Changes to Ready-to-Use Workflows
- Each Map Reads to Reference step present in Ready-to-Use workflows under the Whole Exome Sequencing folder is now followed by a Remove Duplicate Mapped Reads step.
- Workflows in the Whole Transcriptome Sequencing folder under Toolbox | Ready-To-Use Workflows designed for analyzing mouse or rat data are now under a single subfolder called Mouse and Rat. The relevant reference data can be selected when launching each workflow.
- The Differential Expression for Targeted RNA-Seq tool, previously distributed with the QIAseq Targeted Panel Analysis plugin, is no longer available. This functionality is now made available through the Differential Expression for RNA-Seq tool, located within the RNA-Seq folder of the CLC Genomics Workbench 12 Toolbox.

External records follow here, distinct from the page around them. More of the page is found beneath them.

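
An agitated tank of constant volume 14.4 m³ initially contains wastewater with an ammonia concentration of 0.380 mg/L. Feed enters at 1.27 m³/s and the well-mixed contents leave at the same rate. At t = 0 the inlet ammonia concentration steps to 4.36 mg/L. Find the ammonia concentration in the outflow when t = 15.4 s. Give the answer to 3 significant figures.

3.34 mg/L

Accumulation = in − out for the solute gives V dC/dt = Q(C_in − C).
Time constant τ = V/Q = 14.4/1.27 = 11.339 s.
Solution: C(t) = C_in + (C₀ − C_in) e^(−t/τ).
C(15.4) = 4.36 + (0.380 − 4.36)·e^(−15.4/11.339) = 4.36 + (-3.9800)·0.25712 = 3.3366 mg/L.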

- The QIAGEN GeneRead Panel Analysis workflow has been updated to ensure the coverage report considers the full length of the amplicon, while maintaining appropriate trimming of reads. For this, the “Additional bases to trim” option of the Trim Primers and their Dimers from Mapped Reads tool was decreased from 2 to 0 and the Trim Reads tool was added, which includes automatic read-through adapter trimming.
- In the QIAGEN GeneRead Panel Analysis workflow the dbsnp annotation has been replaced with dbsnp common annotation.
- Fixed an issue with the Reference Data Manager where custom reference sets could not be made with a customized Gene Ontology element.
- The Prepare Overlapping Raw Data workflow is no longer available.
Trim Primers of Mapped Single Reads (legacy) and Trim Primers of Mapped Paired End Reads (legacy) will be retired in a future release.